İşte Baykal'a ait bazı düşünceler:
Cumhuriyet, Kurtuluş Savaşı sürecinde Anadolu'da yaşayan ve değişik etnik kökenden gelen herkesin ortak katkısı ve eşit ağırlığı ile kurulmuştur. Bu zengin mozaiğin unsurlarından birini veya birkaçını yok sayan anlayış ve politikalar kabul edilemez.
Kürt kökenli yurttaşlarımız, ana dillerinde, yazılı basın, radyo ve televizyon dahil her türlü medya aracılığıyla yayın yapabilme, özel okullarda kendi ana dilleriyle eğitim yapabilme hakkına kavuşmalı. Türkiye'nin resmi dili ve ortak dilimiz Türkçe'dir. Ancak ülkemizde ana dili Türkçe'den farklı olan milyonlarca yurttaşımız bulunmakta olup, bunlar arasında Kürtçe, Zazaca önemli yer tutmaktadır.
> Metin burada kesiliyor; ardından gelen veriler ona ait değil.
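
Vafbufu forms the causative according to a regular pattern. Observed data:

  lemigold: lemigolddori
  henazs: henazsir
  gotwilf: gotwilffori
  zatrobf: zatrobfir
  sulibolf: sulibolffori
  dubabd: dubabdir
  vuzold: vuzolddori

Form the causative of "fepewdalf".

fepewdalffori

gotwilf and zatrobf both end in -f yet inflect differently (gotwilffori, zatrobfir), so the final letter is not what conditions the rule; the second-to-last letter is.
"fepewdalf" has second-to-last letter 'l'. The stems whose second-to-last letter is 'l' (gotwilf → gotwilffori, vuzold → vuzolddori, sulibolf → sulibolffori) double the final consonant and add -ori.
The other pattern: stems whose second-to-last letter is 'b' or 'z' add -ir.
So fepewdalf → fepewdalffori.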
Ana dil yasağına ilişkin, anayasal ve yasal düzenlemeler yürürlükten kaldırılmalı. Yurttaşların ana dillerini serbestçe konuşabilmeleri, yazabilmeleri, öğretebilmeleri, bu dillerde değişik kültür etkinliğinde bulunmaları güvence altına alınmalı.
Resmi eğitim ve öğretim kurumlarında, eğitim dili olarak Türkçe kullanılsın. Türkçe dışında eğitim ve öğretim yapılacak yabancı diller, Bakanlar Kurulu kararıyla belirlensin.